The Brewers are 1-8 this season against their division rivals, and on Monday they lost a game in which Hader pitched for the first time this season (21-1). Heyward beating Hader was as unlikely an outcome as any you'll see -- or at least that was the case with the old Heyward. The new, handsy one is a different hitter.
"Timing is good, but when you use your hands, you don't get body involved, and [I] can adjust mid at-bat and throw my hands at the baseball," he said. "Trying to use my hands. After that, just able to focus on who you're facing on the mound."
His teammates know what Heyward has been through and can appreciate the way he keeps working in the face of adversity.
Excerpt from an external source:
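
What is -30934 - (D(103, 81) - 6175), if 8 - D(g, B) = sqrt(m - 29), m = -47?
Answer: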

It doesn't matter if it lasts. It's happening now, and it's helping the Cubs win.
"He's putting good swings on the ball," Anthony Rizzo said. "He comes to the ballpark like a professional every day. When you see him get results like that, it's fun."
And it's fun for Maddon and the Cubs when they get a total team effort in a victory. From little known reliever Randy Rosario (0.71 ERA) keeping the Cubs in the game to 37-year-old Zobrist providing a spark off the bench, the Cubs proved once again that their talent runs deep.
Meanwhile, after Hader was beaten by Heyward and Milwaukee suffered its eighth loss in nine games against the Cubs, the Brewers must be wondering what else can go wrong.
The teams have played playoff atmosphere baseball in the early portion of the season, with the Cubs coming out on top over and over again, this time led by the unlikeliest of offensive heroes.
"Monday night game, division teams, it's a lot of fun," Heyward said. "It's electric. These teams play baseball the right way."
"It feels good," Rizzo added. "It's fun playing here. The fans are into it. They're engaged. These are tough games. Which way is the ball going to fall? This year, fortunately, they've fallen our way."